- The arms of John Stewart, Earl of Mar
- Born: c. December 1479 Dunfermline Palace, Scotland
- Died: 11 March 1503 (aged c. 24) Scotland
- House: Stewart
- Father: James III of Scotland
- Mother: Margaret of Denmark

= John Stewart, Earl of Mar (died 1503) =

15th-/16th-century Scottish earl

John Stewart (c. December 1479 – 11 March 1503) was a Scottish prince. He was the youngest son of King James III and his wife, Margaret of Denmark. John held the title of Earl of Mar. Very little is known about his life.

==Life==
John was probably born late in 1479. He was certainly alive by the summer of 1480. The third and youngest son of James III of Scotland, John was traditionally born at Dunfermline Palace.

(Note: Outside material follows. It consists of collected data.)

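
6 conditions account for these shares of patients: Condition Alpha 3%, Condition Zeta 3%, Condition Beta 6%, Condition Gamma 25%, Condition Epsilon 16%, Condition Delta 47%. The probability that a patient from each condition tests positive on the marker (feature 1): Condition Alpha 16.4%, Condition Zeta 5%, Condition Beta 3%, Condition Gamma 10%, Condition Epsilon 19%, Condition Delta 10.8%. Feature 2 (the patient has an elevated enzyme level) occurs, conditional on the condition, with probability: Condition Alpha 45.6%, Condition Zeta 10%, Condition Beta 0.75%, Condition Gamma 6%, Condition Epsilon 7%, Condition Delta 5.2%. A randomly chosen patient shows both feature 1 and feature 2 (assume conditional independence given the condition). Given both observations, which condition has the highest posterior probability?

Prior × likelihood for each hypothesis:
  Condition Alpha: 0.03 × 0.164 × 0.456 = 0.00224352
  Condition Zeta: 0.03 × 0.05 × 0.1 = 0.00015
  Condition Beta: 0.06 × 0.03 × 0.0075 = 0.0000135
  Condition Gamma: 0.25 × 0.1 × 0.06 = 0.0015
  Condition Epsilon: 0.16 × 0.19 × 0.07 = 0.002128
  Condition Delta: 0.47 × 0.108 × 0.052 = 0.00263952
Normalizing constant = 0.00867454.
Largest term belongs to Condition Delta, so Condition Delta is most probable.

Condition Delta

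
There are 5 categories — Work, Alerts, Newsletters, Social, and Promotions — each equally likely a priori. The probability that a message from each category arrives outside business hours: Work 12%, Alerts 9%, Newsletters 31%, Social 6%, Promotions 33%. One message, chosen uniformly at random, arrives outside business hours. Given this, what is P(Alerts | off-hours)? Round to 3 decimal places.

0.099

With a uniform prior (1/5 each), posterior ∝ likelihood:
  Work: 0.12
  Alerts: 0.09
  Newsletters: 0.31
  Social: 0.06
  Promotions: 0.33
Sum = 0.91.
P(Alerts | evidence) = 0.09 / 0.91 ≈ 0.099.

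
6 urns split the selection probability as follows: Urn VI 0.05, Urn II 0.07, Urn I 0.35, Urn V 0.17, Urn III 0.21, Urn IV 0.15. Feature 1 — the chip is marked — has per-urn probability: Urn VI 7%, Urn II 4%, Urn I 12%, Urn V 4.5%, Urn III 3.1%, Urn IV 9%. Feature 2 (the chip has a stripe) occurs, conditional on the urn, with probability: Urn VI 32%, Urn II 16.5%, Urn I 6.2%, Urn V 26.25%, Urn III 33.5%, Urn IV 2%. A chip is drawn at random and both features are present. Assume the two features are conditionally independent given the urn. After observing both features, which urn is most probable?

By Bayes' rule, posterior ∝ prior × likelihood:
  Urn VI: 0.05 × 0.07 × 0.32 = 0.00112
  Urn II: 0.07 × 0.04 × 0.165 = 0.000462
  Urn I: 0.35 × 0.12 × 0.062 = 0.002604
  Urn V: 0.17 × 0.045 × 0.2625 = 0.002008125
  Urn III: 0.21 × 0.031 × 0.335 = 0.00218085
  Urn IV: 0.15 × 0.09 × 0.02 = 0.00027
Normalizing constant = 0.008644975.
Largest term belongs to Urn I, so Urn I is most probable.

Urn I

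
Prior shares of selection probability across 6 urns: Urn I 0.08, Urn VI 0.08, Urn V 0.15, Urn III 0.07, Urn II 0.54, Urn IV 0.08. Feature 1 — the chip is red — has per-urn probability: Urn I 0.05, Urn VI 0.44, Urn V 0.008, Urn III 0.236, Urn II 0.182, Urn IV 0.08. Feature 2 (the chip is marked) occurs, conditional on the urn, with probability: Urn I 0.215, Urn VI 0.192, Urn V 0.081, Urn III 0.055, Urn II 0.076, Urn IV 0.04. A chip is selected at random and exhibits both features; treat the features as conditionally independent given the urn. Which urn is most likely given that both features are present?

Urn II

By Bayes' rule, posterior ∝ prior × likelihood:
  Urn I: 0.08 × 0.05 × 0.215 = 0.00086
  Urn VI: 0.08 × 0.44 × 0.192 = 0.0067584
  Urn V: 0.15 × 0.008 × 0.081 = 0.0000972
  Urn III: 0.07 × 0.236 × 0.055 = 0.0009086
  Urn II: 0.54 × 0.182 × 0.076 = 0.00746928
  Urn IV: 0.08 × 0.08 × 0.04 = 0.000256
Total = 0.01634948.
Largest term belongs to Urn II, so Urn II is most probable.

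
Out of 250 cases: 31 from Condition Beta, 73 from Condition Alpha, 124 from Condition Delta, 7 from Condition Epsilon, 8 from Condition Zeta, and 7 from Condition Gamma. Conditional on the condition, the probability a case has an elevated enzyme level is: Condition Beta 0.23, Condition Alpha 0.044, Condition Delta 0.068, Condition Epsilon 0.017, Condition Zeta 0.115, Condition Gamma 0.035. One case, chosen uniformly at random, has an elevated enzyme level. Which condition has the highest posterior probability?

Condition Delta

Unnormalized posteriors (prior × likelihood):
  Condition Beta: 0.124 × 0.23 = 0.02852
  Condition Alpha: 0.292 × 0.044 = 0.012848
  Condition Delta: 0.496 × 0.068 = 0.033728
  Condition Epsilon: 0.028 × 0.017 = 0.000476
  Condition Zeta: 0.032 × 0.115 = 0.00368
  Condition Gamma: 0.028 × 0.035 = 0.00098
Total = 0.080232.
Largest term belongs to Condition Delta, so Condition Delta is most probable.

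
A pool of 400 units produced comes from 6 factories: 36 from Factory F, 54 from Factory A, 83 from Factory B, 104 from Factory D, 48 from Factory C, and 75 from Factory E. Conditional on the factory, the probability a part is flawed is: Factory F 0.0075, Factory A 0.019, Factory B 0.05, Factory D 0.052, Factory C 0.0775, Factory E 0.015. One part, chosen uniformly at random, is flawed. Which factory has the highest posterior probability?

Factory D

By Bayes' rule, posterior ∝ prior × likelihood:
  Factory F: 0.09 × 0.0075 = 0.000675
  Factory A: 0.135 × 0.019 = 0.002565
  Factory B: 0.2075 × 0.05 = 0.010375
  Factory D: 0.26 × 0.052 = 0.01352
  Factory C: 0.12 × 0.0775 = 0.0093
  Factory E: 0.1875 × 0.015 = 0.0028125
Sum = 0.0392475.
Largest term belongs to Factory D, so Factory D is most probable.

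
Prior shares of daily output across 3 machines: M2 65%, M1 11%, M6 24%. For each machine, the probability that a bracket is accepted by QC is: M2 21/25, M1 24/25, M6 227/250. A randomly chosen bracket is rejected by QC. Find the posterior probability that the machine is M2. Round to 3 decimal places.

0.797

Taking complements, P(rejected | each) = M2 0.16, M1 0.04, M6 0.092.
Compute prior × likelihood for every hypothesis:
  M2: 0.65 × 0.16 = 0.104
  M1: 0.11 × 0.04 = 0.0044
  M6: 0.24 × 0.092 = 0.02208
Sum = 0.13048.
P(M2 | evidence) = 0.104 / 0.13048 ≈ 0.797.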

He was probably resident at Stirling Castle in 1482, alongside his mother, Margaret of Denmark, and his two elder brothers, who were both named James. John seems to have been kept at Stirling during much of his childhood. John's mother died in the castle in 1486. His father was killed at the Battle of Sauchieburn in 1488, after which his eldest brother, James IV, became King of Scots.

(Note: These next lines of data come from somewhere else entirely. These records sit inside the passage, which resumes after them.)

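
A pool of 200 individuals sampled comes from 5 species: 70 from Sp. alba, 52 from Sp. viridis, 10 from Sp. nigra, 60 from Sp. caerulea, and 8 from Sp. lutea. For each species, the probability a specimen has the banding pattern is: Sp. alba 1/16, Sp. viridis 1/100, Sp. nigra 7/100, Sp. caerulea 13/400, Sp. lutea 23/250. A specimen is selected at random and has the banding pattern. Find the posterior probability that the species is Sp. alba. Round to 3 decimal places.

0.528

Unnormalized posteriors (prior × likelihood):
  Sp. alba: 0.35 × 0.0625 = 0.021875
  Sp. viridis: 0.26 × 0.01 = 0.0026
  Sp. nigra: 0.05 × 0.07 = 0.0035
  Sp. caerulea: 0.3 × 0.0325 = 0.00975
  Sp. lutea: 0.04 × 0.092 = 0.00368
Normalizing constant = 0.041405.
P(Sp. alba | evidence) = 0.021875 / 0.041405 ≈ 0.528.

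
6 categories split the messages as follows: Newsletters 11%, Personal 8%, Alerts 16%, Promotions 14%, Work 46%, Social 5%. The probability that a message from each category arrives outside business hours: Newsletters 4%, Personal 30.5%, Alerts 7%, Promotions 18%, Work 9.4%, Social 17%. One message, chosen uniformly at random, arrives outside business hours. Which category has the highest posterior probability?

Unnormalized posteriors (prior × likelihood):
  Newsletters: 0.11 × 0.04 = 0.0044
  Personal: 0.08 × 0.305 = 0.0244
  Alerts: 0.16 × 0.07 = 0.0112
  Promotions: 0.14 × 0.18 = 0.0252
  Work: 0.46 × 0.094 = 0.04324
  Social: 0.05 × 0.17 = 0.0085
Total = 0.11694.
Largest term belongs to Work, so Work is most probable.

Work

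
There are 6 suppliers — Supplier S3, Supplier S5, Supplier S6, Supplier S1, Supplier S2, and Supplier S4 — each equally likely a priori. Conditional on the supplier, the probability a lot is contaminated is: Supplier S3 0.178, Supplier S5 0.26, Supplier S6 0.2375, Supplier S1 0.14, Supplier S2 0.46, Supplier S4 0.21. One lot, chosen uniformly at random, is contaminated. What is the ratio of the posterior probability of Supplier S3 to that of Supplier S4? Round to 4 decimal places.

Since the prior is uniform, the posterior is proportional to the likelihood:
  Supplier S3: 0.178
  Supplier S5: 0.26
  Supplier S6: 0.2375
  Supplier S1: 0.14
  Supplier S2: 0.46
  Supplier S4: 0.21
Sum = 1.4855.
The ratio is 0.178 / 0.21 (the normalizer cancels) = 0.8476.

0.8476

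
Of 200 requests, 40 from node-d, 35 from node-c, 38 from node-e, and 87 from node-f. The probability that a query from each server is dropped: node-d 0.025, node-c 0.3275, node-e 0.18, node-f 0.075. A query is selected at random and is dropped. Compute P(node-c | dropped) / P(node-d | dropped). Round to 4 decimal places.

11.4625

By Bayes' rule, posterior ∝ prior × likelihood:
  node-d: 0.2 × 0.025 = 0.005
  node-c: 0.175 × 0.3275 = 0.0573125
  node-e: 0.19 × 0.18 = 0.0342
  node-f: 0.435 × 0.075 = 0.032625
Sum = 0.1291375.
The ratio is 0.0573125 / 0.005 (the normalizer cancels) = 11.4625.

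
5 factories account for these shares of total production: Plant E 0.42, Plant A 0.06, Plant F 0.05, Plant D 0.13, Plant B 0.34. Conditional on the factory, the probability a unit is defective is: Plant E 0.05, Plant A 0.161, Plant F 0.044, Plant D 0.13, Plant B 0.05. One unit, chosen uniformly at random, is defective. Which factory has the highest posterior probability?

Prior × likelihood for each hypothesis:
  Plant E: 0.42 × 0.05 = 0.021
  Plant A: 0.06 × 0.161 = 0.00966
  Plant F: 0.05 × 0.044 = 0.0022
  Plant D: 0.13 × 0.13 = 0.0169
  Plant B: 0.34 × 0.05 = 0.017
Total = 0.06676.
Largest term belongs to Plant E, so Plant E is most probable.

Plant E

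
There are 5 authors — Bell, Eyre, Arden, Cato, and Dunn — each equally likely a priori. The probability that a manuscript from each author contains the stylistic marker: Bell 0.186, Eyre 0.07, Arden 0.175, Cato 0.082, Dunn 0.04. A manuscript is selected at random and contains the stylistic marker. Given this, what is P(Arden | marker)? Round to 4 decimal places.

With a uniform prior (1/5 each), posterior ∝ likelihood:
  Bell: 0.186
  Eyre: 0.07
  Arden: 0.175
  Cato: 0.082
  Dunn: 0.04
Sum = 0.553.
P(Arden | evidence) = 0.175 / 0.553 ≈ 0.3165.

0.3165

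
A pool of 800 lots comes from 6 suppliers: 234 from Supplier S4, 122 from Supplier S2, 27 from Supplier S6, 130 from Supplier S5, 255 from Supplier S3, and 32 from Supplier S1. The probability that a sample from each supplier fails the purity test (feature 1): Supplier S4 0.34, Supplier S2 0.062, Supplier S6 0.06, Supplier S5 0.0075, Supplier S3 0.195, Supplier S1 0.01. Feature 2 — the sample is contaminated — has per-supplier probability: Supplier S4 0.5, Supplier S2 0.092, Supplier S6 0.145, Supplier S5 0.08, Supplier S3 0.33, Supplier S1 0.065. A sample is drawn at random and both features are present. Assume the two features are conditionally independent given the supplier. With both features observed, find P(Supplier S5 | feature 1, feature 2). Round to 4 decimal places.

0.0014

Compute prior × likelihood for every hypothesis:
  Supplier S4: 0.2925 × 0.34 × 0.5 = 0.049725
  Supplier S2: 0.1525 × 0.062 × 0.092 = 0.00086986
  Supplier S6: 0.03375 × 0.06 × 0.145 = 0.000293625
  Supplier S5: 0.1625 × 0.0075 × 0.08 = 0.0000975
  Supplier S3: 0.31875 × 0.195 × 0.33 = 0.0205115625
  Supplier S1: 0.04 × 0.01 × 0.065 = 0.000026
Total = 0.0715235475.
P(Supplier S5 | evidence) = 0.0000975 / 0.0715235475 ≈ 0.0014.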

John's father granted him the title of Earl of Mar on 2 March 1486. In 1490, the Scottish parliament complained that some of the rents due to John from his estates were not being collected. Alexander Home, a prominent courtier who had become keeper of Stirling Castle, was made John's guardian around the same time. The remainder of John's life is very obscure. Unlike his elder brother, James, Duke of Ross, he did not play any noticeable role in politics. The parliament of 1496 discussed disputes in Mar without reference to John, who apparently did not attend.

John died on 11 March 1503. After his death, the earldom of Mar passed to his eldest brother, James IV, who granted most of its estates to his courtier, Alexander Elphinstone.